I resti fossili degli antichi abitanti marini non destavano interesse, se non in coloro che avevano intrapreso lo studio delle creature del passato.

I naturalisti dell'epoca non erano molti e questi studiosi, in gran parte benestanti, godevano del favore dei contadini che segnalavano o vendevano reperti a questi signori, antesignani della paleontologia moderna.

Si racconta che Roberto Lawley avesse una squadra di ragazzini istruiti a perlustrare gli affioramenti delle colline pisane in cerca dei reperti fossili: reperti che venivano regolarmente pagati dal nobile signore con poche monete dell'epoca.

In contrapposizione alla più facile ricerca sul campo, per cercare un libro scientifico occorreva invece spostarsi in carrozza o a cavallo per molti chilometri, raggiungere le maggiori biblioteche dell'epoca, percorrere corridoi pieni di scaffali e trovare il prezioso volume grazie al quale comparare il reperto fossile con le specie viventi, ammesso che queste fossero già state descritte in precedenza.
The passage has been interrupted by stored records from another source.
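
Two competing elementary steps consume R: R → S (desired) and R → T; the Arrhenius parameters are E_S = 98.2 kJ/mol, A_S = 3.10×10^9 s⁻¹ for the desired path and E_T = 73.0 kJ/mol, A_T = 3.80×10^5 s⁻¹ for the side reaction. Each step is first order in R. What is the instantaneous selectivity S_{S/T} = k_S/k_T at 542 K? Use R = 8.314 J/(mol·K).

k_S/k_T = (A_S/A_T)·exp[−(E_S−E_T)/(RT)] = (A_S/A_T)·exp[(E_T−E_S)/(RT)].
(E_T−E_S)/(RT) = (73.0−98.2)×10³/(8.314×542) = -25200/4506 = -5.592.
k_S/k_T = (3.10×10^9/3.80×10^5)·exp(-5.592) = 8158 × 0.003726 = 30.4.
Since E_S > E_T, raising the temperature improves selectivity toward S.

30.4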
Oggi sarebbe un lavoro impensabile: solo un vago ricordo del passato.

Nonostante la scomodità dettata dai tempi, ma sostenuto da grandi possibilità economiche, Roberto Lawley creò una propria biblioteca, acquistò libri, pubblicazioni e iniziò a mettere insieme una collezione di gusci di conchiglie viventi.

La sua raccolta annoverava un gran numero di gasteropodi terrestri e marini vissuti in epoca a lui contemporanea (gasteropodi: classe di molluschi che comprende numerose specie terrestri, marine e di acqua dolce, tra cui le chiocciole e le lumache).

I gasteropodi viventi gli permisero di coltivare l'interesse verso i fossili, aprendogli un mondo sconosciuto, ma facilmente reperibile dato che i suoi possedimenti terrieri si trovavano a Montecchio presso Pontedera, in provincia di Pisa.

A quel tempo gran parte della zona meridionale della provincia pisana era caratterizzata da un'incolta vastità di sedimenti marini che risalivano al Pliocene.

Legami di amicizia con altri benestanti dell'epoca, soprattutto nobili, gli permisero di perlustrare le altrui proprietà alla ricerca dei fossili; terreni che spesso non erano dediti all'agricoltura, ma naturalmente erosi in seguito all’azione degli agenti atmosferici.

Con il passare del tempo il suo interesse per la paleontologia lo coinvolse a tal punto che non si limitò a raccogliere solo conchiglie, ma qualsiasi forma di testimonianza di organismi marini vissuti quando le colline toscane erano sommerse dal mare.

Pesci, denti di squali e anche resti di vertebrati fossili. Roberto Lawley lasciò una ricca eredità di affetti che vennero distrutti nel bombardamento di Montecchio avvenuto nella seconda Guerra Mondiale.

Letizia Lawley, discendente diretta di Roberto Lawley per molti anni ha vissuto a Giogoli presso Scandicci, attualmente vive fra i ricordi della nobile famiglia nella sua abitazione di Bolgheri.

Letizia Lawley ha detto che verrà a visitare il museo di Scandicci e spera che un giorno queste pubblicazioni scritte in stile del tutto divulgativo, possano entrare a far parte del circuito scolastico in modo da non perdere la memoria dei naturalisti che, attraverso i loro ritrovamenti, hanno dato lustro e fatto conoscere la Toscana e le sue meraviglie del passato.

Una cultura che sta tornando ribalta, con passione ed entusiasmo, dopo oltre un secolo, grazie agli analoghi ritrovamenti effettuati dai ricercatori del GAMPS di Scandicci.